Given the following
data = ['AAACGGGATT\n','CTGTGTCAGT\n','AATCTCTACT\n']
For every letter in a string not including (\n), if its probability is greater than 5 (i.e. there is a 50% chance for a change), I'd like to replace the letter with a randomly selected letter from options (A,G,T,C), with the caveat that the replacement cannot be the same as original.
This is what I'm attempted thus far:
import random
def Applyerrors(string, string_length, probability):
i=0
while i < string_length:
i = i + 1
p = i/string_length
if p > probability:
new_var = string[i]
options = ['A', 'G', 'T', 'C']
[item.replace(new_var, '') for item in options]
replacer = random.choice(options)
[res.replace(new_var, replacer) for res in string]
else:
pass
# Testing
data_updated = [Applyerrors(unit, 10, 0.5) for unit in data]
data_updated
The result from this:
[None, None, None]
In addition to not getting the desired result, my probability doesn't make sense as I'm hoping to achieve 50% overall change in the data_updated file.
Any insight would be greatly appreciated.Thanks
There are a few problems that I can see right away.
You are not returning anything in Applyerros
, so the value in the loop [Applyerrors(unit, 10, 0.5) for unit in data]
will be None
every time.
When you do [res.replace(new_var, replacer) for res in string]
you are replacing every instance of a letter with another, so there would be a change 50% of the time, but the change would cover more than 50% of the data.
When you do [item.replace(new_var, '') for item in options]
you give replacer
a chance to choose the empty string (''
) as an option to replace a value, rather than removing the same value from the list of options.
You increment i before using it, so it will always skip the first character of the string.
You don't do a check to avoid changing the newline character.
def Applyerrors(string, string_length, probability):
i = 0
while i < string_length:
if string[i] == "\n":
continue
p = i/string_length
if p > probability:
new_var = string[i]
options = ['A', 'G', 'T', 'C']
options.remove(new_var)
replacer = random.choice(options)
string = string[:i] + replacer + string[i+1:]
i = i + 1
return string
return string
When Applyerrors
is done, it returns the edited string at the end.
string = string[:i] + replacer + string[i+1:]
replaces just the character at index i
. (string[:i]
is everything from 0 up to, but not including i. string[i:]
is everything from i to the end of the string`)
options.remove(new_var)
removes the value from the list entirely rather than replacing it with an empty string.
i = i+1
was moved to the end of the loop to allow for i to be 0 for an iteration to include the first value.
if string[i] == "\n"
Added a check to skip any newline characters. (continue
skip the rest of the current iteration of the loop)
While none of the following changes are necessary, I have recreated the function below to show some best practices.

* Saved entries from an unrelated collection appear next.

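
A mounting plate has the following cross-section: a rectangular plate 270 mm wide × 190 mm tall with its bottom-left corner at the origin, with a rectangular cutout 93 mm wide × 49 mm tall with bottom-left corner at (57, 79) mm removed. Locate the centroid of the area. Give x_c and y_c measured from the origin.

x_c = 138.07 mm, y_c = 94.17 mm

Part | A | x̄ᵢ | ȳᵢ | A·x̄ᵢ | A·ȳᵢ
plate | 51300.00 | 135.00 | 95.00 | 6925500.00 | 4873500.00
hole | -4557.00 | 103.50 | 103.50 | -471649.50 | -471649.50
Σ | 46743.00 |  |  | 6453850.50 | 4401850.50
x_c = 6453850.50 / 46743.00 = 138.07 mm
y_c = 4401850.50 / 46743.00 = 94.17 mm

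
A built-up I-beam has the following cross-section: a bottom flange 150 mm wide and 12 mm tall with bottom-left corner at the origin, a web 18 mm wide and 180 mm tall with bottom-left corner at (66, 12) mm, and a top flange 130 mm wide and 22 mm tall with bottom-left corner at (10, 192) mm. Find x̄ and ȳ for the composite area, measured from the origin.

Part | A | x̄ᵢ | ȳᵢ | A·x̄ᵢ | A·ȳᵢ
bottom flange | 1800.00 | 75.00 | 6.00 | 135000.00 | 10800.00
web | 3240.00 | 75.00 | 102.00 | 243000.00 | 330480.00
top flange | 2860.00 | 75.00 | 203.00 | 214500.00 | 580580.00
Σ | 7900.00 |  |  | 592500.00 | 921860.00
x̄ = 592500.00 / 7900.00 = 75.00 mm
ȳ = 921860.00 / 7900.00 = 116.69 mm

x̄ = 75.00 mm, ȳ = 116.69 mm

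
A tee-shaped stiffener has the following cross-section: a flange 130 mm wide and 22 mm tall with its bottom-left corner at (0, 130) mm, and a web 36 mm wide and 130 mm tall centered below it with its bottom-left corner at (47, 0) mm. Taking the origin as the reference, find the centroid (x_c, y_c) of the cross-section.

x_c = 65.00 mm, y_c = 93.83 mm

web: A = 36 × 130 = 4680.00, centroid at (65.00, 65.00).
flange: A = 130 × 22 = 2860.00, centroid at (65.00, 141.00).
ΣA = 7540.00 mm², ΣAx_c = 490100.00 mm³, ΣAy_c = 707460.00 mm³.
x_c = 490100.00/7540.00 = 65.00 mm; y_c = 707460.00/7540.00 = 93.83 mm.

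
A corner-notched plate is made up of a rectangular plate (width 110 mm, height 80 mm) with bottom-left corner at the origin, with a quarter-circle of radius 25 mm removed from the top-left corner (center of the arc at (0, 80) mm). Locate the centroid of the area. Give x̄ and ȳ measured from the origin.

x̄ = 57.62 mm, ȳ = 38.26 mm

plate: A = 110 × 80 = 8800.00, centroid at (55.00, 40.00).
removed quarter-circle: A = −¼π·25² = -490.87, centroid at (10.61, 69.39).
ΣA = 8309.13 mm²
ΣAx̄ = (8800.00)(55.00) + (-490.87)(10.61) = 478791.67 mm³
ΣAȳ = (8800.00)(40.00) + (-490.87)(69.39) = 317938.43 mm³
x̄ = 478791.67 / 8309.13 = 57.62 mm
ȳ = 317938.43 / 8309.13 = 38.26 mm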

def apply_errors(data, prob):
for i in range(len(data)):
options = ['A', 'G', 'T', 'C']
current = data[i]
if current not in options or random.random() > prob:
continue
options.remove(current)
data = data[:i] + random.choice(options) + data[i+1:]
return data
for i in range(len(data))
removes the need for inputting the length of the string.if current not in options or random.random() > prob
current not in options
checks if the value is not present in options (so now it will ignore \n
and anything else that shouldn't be changed)random.random() > prob
will now breakout of the iteration if the probability is greater than a random number (random.random()
returns a random number between 0 and 1). This would make the input probability represent the chance that a value is changed. The way you have it currently, the input probability would be the probability that a value is not changed.random.random() > prob
makes it so that any value has the same probability of changing. The old version guarantees that the last 50% (when probability = 0.5) of the string will change.string
to data
. Its not great to have a variable named the same as a data type (despite strings being represented as str
in python).apply_errors
uses snake case, which is the preferred method of naming variables and functions in python.